There were nightmares I had every night.

It was nighttime, and I was standing in the middle of the road. The moon was shining right on me, like a spotlight. A car drove by and Katie was in it, sticking her head through the sunroof. She was laughing, smiling, holding her arms above her head. The moon would always shift in the sky to highlight her instead.

I tried to move, to find a way to get to her, pull her from the car before . . . I was always frozen. My feet like lead, anchored to the asphalt. I was forced to stand there, watching as another car sped around the corner. It was like lightening when the two collided. I sank to my knees, every time, and watched Katie fly through the air. She always loved the sky, and now she was heading towards it was what I thought.

I woke up that morning, covered in sweat. Just a dream, I told myself as I got out of bed and walked to the kitchen. I was still getting used to the quiet, all the empty space. The cardboard boxes that filled my apartment were gone now. Ramona officially moved out. I was alone.

It was funny because, secretly, I couldn't wait for her to leave. And then the door shut, and the space was too quiet. Then I realized that I wished she'd stayed.

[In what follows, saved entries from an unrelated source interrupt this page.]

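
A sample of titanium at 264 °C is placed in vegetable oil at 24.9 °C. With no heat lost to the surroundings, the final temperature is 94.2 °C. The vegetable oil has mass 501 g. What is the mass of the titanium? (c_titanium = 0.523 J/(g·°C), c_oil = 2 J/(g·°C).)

|Q_titanium| = |Q_oil|:
m·0.523·(264 − 94.2) = 501·2·(94.2 − 24.9)
88.81 m = 69439  ⇒  m ≈ 781.9 g

m ≈ 782 g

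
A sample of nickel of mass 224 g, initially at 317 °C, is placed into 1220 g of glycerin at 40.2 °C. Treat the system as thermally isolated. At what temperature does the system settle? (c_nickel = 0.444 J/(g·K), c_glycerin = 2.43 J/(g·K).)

Let T be the final temperature. ΣQ_i = 0:
224*0.444*(T − 317) + 1220*2.43*(T − 40.2) = 0
99.46(T − 317) + 2964.6(T − 40.2) = 0
3064.1 T = 150704
T ≈ 49.18 °C

T_f ≈ 49.2 °C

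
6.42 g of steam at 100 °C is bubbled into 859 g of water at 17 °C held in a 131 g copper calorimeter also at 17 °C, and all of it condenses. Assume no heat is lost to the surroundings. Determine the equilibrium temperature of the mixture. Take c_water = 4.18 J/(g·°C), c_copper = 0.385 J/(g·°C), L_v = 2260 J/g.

Setting the total heat transfer to zero:
latent heat released on condensation: 6.42×2260 = 14509
  condensed water 100 °C→T: 26.84(T − 100)
  original water: 3590.6(T − 17)
  copper cup: 131×0.385×(T − 17) = 50.44(T − 17)
3667.9 T = 14509 + 2683.6 + 61898 = 79091
T ≈ 21.56 °C — below 100 °C, confirming all the steam condensed.

T_f ≈ 21.6 °C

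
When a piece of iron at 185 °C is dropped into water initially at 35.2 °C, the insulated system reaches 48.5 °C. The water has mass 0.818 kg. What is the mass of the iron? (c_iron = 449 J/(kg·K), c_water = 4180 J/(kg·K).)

m ≈ 0.742 kg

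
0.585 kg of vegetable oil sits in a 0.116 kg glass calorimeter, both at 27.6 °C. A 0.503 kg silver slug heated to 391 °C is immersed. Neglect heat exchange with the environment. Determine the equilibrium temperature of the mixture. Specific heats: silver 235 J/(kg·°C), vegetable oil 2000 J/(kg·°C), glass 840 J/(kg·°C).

T_f ≈ 58.6 °C

T_f is the heat-capacity-weighted average of the initial temperatures:
T_f = (118.2·391 + 1170·27.6 + 97.44·27.6) / (118.2 + 1170 + 97.44)
    = 81199 / 1385.6 ≈ 58.60 °C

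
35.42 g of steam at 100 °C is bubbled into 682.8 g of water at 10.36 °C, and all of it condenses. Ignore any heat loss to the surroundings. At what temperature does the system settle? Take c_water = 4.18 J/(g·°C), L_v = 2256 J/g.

T_f ≈ 41.4 °C

Sum of m c ΔT and latent-heat terms is zero:
condense steam: −35.42×2256 = −79908; condensate cools 100→T: 35.42×4.18×(T − 100) = 148.06(T − 100); original water: 2854.1(T − 10.36)
3002.2 T = 79908 + 14806 + 29569 = 124282
T ≈ 41.40 °C — below 100 °C, confirming all the steam condensed.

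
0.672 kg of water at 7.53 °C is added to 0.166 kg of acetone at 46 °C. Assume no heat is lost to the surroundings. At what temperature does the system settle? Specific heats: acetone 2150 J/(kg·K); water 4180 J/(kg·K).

T_f = Σ m_i c_i T_i / Σ m_i c_i:
T_f = (356.9×46 + 2809×7.53) / (356.9 + 2809)
    = 37569 / 3165.9 ≈ 11.87 °C

T_f ≈ 11.9 °C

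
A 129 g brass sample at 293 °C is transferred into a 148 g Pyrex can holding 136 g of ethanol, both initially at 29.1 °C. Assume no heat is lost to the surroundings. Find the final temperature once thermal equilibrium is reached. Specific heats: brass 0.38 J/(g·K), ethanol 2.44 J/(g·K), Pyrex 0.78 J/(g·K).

Taking heat into each body as positive, Σ m c ΔT = 0:
129*0.38*(T − 293) + 136*2.44*(T − 29.1) + 148*0.78*(T − 29.1) = 0
(49.02 + 331.84 + 115.44) T = 49.02*293 + 331.84*29.1 + 115.44*29.1
T ≈ 55.17 °C

T_f ≈ 55.2 °C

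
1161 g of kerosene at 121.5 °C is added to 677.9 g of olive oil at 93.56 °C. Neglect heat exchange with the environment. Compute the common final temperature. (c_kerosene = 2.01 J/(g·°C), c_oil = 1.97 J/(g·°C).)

T_f ≈ 111.3 °C

Heat gained plus heat lost sum to zero:
1161*2.01*(T − 121.5) + 677.9*1.97*(T − 93.56) = 0
2333.6(T − 121.5) + 1335.5(T − 93.56) = 0
(2333.6 + 1335.5) T = 2333.6*121.5 + 1335.5*93.56
T ≈ 111.33 °C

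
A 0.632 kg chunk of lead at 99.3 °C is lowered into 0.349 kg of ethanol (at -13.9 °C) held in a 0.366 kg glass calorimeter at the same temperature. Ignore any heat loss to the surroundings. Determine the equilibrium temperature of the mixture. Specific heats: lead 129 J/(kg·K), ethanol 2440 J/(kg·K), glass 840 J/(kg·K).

T_f = Σ m_i c_i T_i / Σ m_i c_i:
T_f = (81.53×99.3 + 851.56×(-13.9) + 307.44×(-13.9)) / (81.53 + 851.56 + 307.44)
    = -8014.4 / 1240.5 ≈ -6.46 °C

T_f ≈ -6.5 °C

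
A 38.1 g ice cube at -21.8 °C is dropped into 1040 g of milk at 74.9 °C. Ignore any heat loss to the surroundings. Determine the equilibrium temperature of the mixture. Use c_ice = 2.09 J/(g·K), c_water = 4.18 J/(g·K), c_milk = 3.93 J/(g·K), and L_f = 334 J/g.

T_f ≈ 68.7 °C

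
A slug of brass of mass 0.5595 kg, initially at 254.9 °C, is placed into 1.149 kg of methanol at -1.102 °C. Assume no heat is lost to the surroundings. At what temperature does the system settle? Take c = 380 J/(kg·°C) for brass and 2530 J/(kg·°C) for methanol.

T_f ≈ 16.3 °C

Set heat shed by the hot body equal to heat absorbed by the cold body:
0.5595*380*(254.9 − T) = 1.149*2530*(T − (-1.102))
212.61(254.9 − T) = 2907(T − (-1.102))
3119.6 T = 50991  ⇒  T ≈ 16.35 °C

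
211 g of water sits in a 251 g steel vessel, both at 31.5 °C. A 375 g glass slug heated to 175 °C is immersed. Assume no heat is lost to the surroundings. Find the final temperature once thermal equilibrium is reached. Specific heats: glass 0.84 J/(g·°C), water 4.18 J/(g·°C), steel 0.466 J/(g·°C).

Heat gained plus heat lost sum to zero:
375×0.84×(T − 175) + 211×4.18×(T − 31.5) + 251×0.466×(T − 31.5) = 0
(315 + 881.98 + 116.97) T = 315×175 + 881.98×31.5 + 116.97×31.5
T = 86592/1313.9 ≈ 65.90 °C

T_f ≈ 65.9 °C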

The kettle began to whistle. I filled the mug to the very fullest and carried it with me to the couch. I checked my phone—I always checked my phone—and there was nothing to see. I think part of me expected a text from Katie, or even Ramona. I stopped expecting to see Truman's name. We hadn't spoken since that night at the elevator a week ago.

I said I had nightmares. Plural. The first one was of Katie's accident. The second was of Truman, the look in his eyes when the elevator doors closed. It was the same look he had the night we stood in Katie's hospital room. Like he had just lost someone.

Wrapping a blanket around my shoulders, I told myself I didn't need him. It was better without him. Easier, too. But I still got dressed. I still grabbed my keys, got on the subway and went to the warehouse. I knocked on the door, pounded on it until my knuckles were red. It never opened. I wanted to go inside and see Truman's small piece of the sky. But not today. Defeated, I walked to the hospital. I always seemed to end up at the hospital.

I froze outside Katie's room. There was already someone in there, his wheelchair beside her bed. I felt my nails dig into my palm when I saw his hand in hers.

I stepped inside. "What are you doing here?"

James turned his chair around. His eyes were red, dark curls falling over his forehead. "Eden. Hey. I came to visit. Katie's dad said it was okay."